Ex-Capitol Police chief says he never saw FBI report warning of violence, says Antifa was named in intel

There was plenty of finger pointing Tuesday at a hearing before the Senate Rules and Homeland Security committees that was focused on the storming of the U.S. Capitol on January 6.

Former Capitol Police Chief Steven Sund told senators that he did not get an FBI field report that cited online posts about a “war” to warn of potential violence, and dropped a bombshell of sorts when he said intelligence mentioned that Antifa would be present.

“I actually, just in the last 24 hours, was informed by the department that we actually had received that report,” he said. “It did not go any further than that.”

Forced to resign immediately after the attack, Sund gave a dramatic take on events that day to say no agency on its own is trained to hold “thousands of armed, violent, and coordinated” protesters at bay.

“No single civilian law enforcement agency — and certainly not the USCP — is trained and equipped to repel, without significant military or other law enforcement assistance, an insurrection of thousands of armed, violent, and coordinated individuals focused on breaching a building at all costs,” he testified.

Former Senate Sergeant-at-Arms Michael Stenger, former House Sergeant-at-Arms Paul Irving and Robert Contee, the acting chief of police for the Metropolitan Police Department, also testified Tuesday.

Here’s more from the Associated Press on Sund’s comments on the FBI report:

Sund told the lawmakers that he didn’t know then that his officers had received a report from the FBI’s field office in Norfolk, Virginia, that forecast, in detail, the chances that extremists could bring “war” to Washington the following day. The head of the FBI’s office in Washington has said that once he received the Jan. 5 warning, the information was quickly shared with other law enforcement agencies through a joint terrorism task force.

Sund said Tuesday that an officer on the task force had received that memo and forwarded it to a sergeant working on intelligence for the Capitol Police but that the information was not sent on to other supervisors.

 

On the matter of requesting help from the National Guard, the news agency reported that Sund said he spoke to both Stenger and Irving about this in the days before the riot, and that Irving said he was concerned about the “optics” of the presence of troops.

Irving denied that, calling Sund’s account “categorically false,” the AP reported.

“We all agreed the intelligence did not support the troops and collectively decided to let it go,” Stenger said.

There was also disagreement on when the National Guard was requested on the day of the attack.

Contrary to many media reports, Sund said intelligence suggested Antifa would be among the protesters, along with members of Proud Boys and other extremist groups.

“The assessment indicated that members of the Proud Boys, white supremacist groups, Antifa, and other extremist groups were expected to participate in the January 6th event and that they may be inclined to become violent,” he testified.

The former police chief mentioned Antifa a second time during questioning by Sen.

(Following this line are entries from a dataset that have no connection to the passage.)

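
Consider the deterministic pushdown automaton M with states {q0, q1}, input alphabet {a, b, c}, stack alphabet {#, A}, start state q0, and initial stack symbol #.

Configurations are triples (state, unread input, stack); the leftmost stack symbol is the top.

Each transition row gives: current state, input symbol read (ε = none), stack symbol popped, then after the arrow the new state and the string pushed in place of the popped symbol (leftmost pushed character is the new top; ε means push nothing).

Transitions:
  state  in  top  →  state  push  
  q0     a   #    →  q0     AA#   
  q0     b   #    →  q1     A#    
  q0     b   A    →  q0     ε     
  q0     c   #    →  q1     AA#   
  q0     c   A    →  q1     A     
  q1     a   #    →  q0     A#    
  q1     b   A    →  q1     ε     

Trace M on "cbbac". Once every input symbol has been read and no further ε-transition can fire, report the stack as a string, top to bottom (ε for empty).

(q0, cbbac, #)
  read c, top #: go to q1, push AA# → (q1, bbac, AA#)
  read b, top A: go to q1, push ε → (q1, bac, A#)
  read b, top A: go to q1, push ε → (q1, ac, #)
  read a, top #: go to q0, push A# → (q0, c, A#)
  read c, top A: go to q1, push A → (q1, ε, A#)
All input consumed in state q1 with stack A#.

A#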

Alex Padilla, D-Calif.

“We proceeded with the posture that the scene could have incidents of violence,” Sund explained. “We knew it would be focused on the Capitol. We knew there was going to be members of Proud Boys, Antifa participating. And like I said before, not Capitol Police, not Metropolitan Police, not any of our federal agencies had any indication we were going to be facing an armed insurrection of thousands of people.”

(Source: CNN)

John Sullivan, who has been linked to the Black Lives Matter movement and Antifa, was arrested inside the Capitol on Jan. 6.

CNN and NBC each reportedly paid Sullivan $35,000 for footage he took that day, including the fatal shooting of unarmed protester Ashli Babbitt by a U.S. Capitol Police officer.

Sen. Ron Johnson, R-Wisc., shared excerpts from an eyewitness account of the day from J. Michael Waller, employed at the Center for Security Policy thinktank, which ran in The Federalist.

That first hand account included:

  • Plainclothes militants. Militant, aggressive men in Donald Trump and MAGA gear at a front police line at the base of the temporary presidential inaugural platform;
  • Agents-provocateurs. Scattered groups of men exhorting the marchers to gather closely and tightly toward the center of the outside of the Capitol building and prevent them from leaving;
  • Fake Trump protesters. A few young men wearing Trump or MAGA hats backwards and who did not fit in with the rest of the crowd in terms of their actions and demeanor, whom I presumed to be Antifa or other leftist agitators; and
  • Disciplined, uniformed column of attackers. A column of organized, disciplined men, wearing similar but not identical camouflage uniforms and black gear, some with helmets and GoPro cameras or wearing subdued Punisher skull patches.

 

Citing previous pro-Trump rallies in Washington, Sund said Capital Police were not expecting the violence seen that day.

“At no time during the previous MAGA I or MAGA II events did the crowd attempt to storm or attack the Supreme Court building, or the adjacent Capitol building,” Sund said. “And based upon all available intelligence, nothing of that sort was expected to happen on January 6.”

The remark seems to contradict his testimony that Antifa and other extremist groups were expected.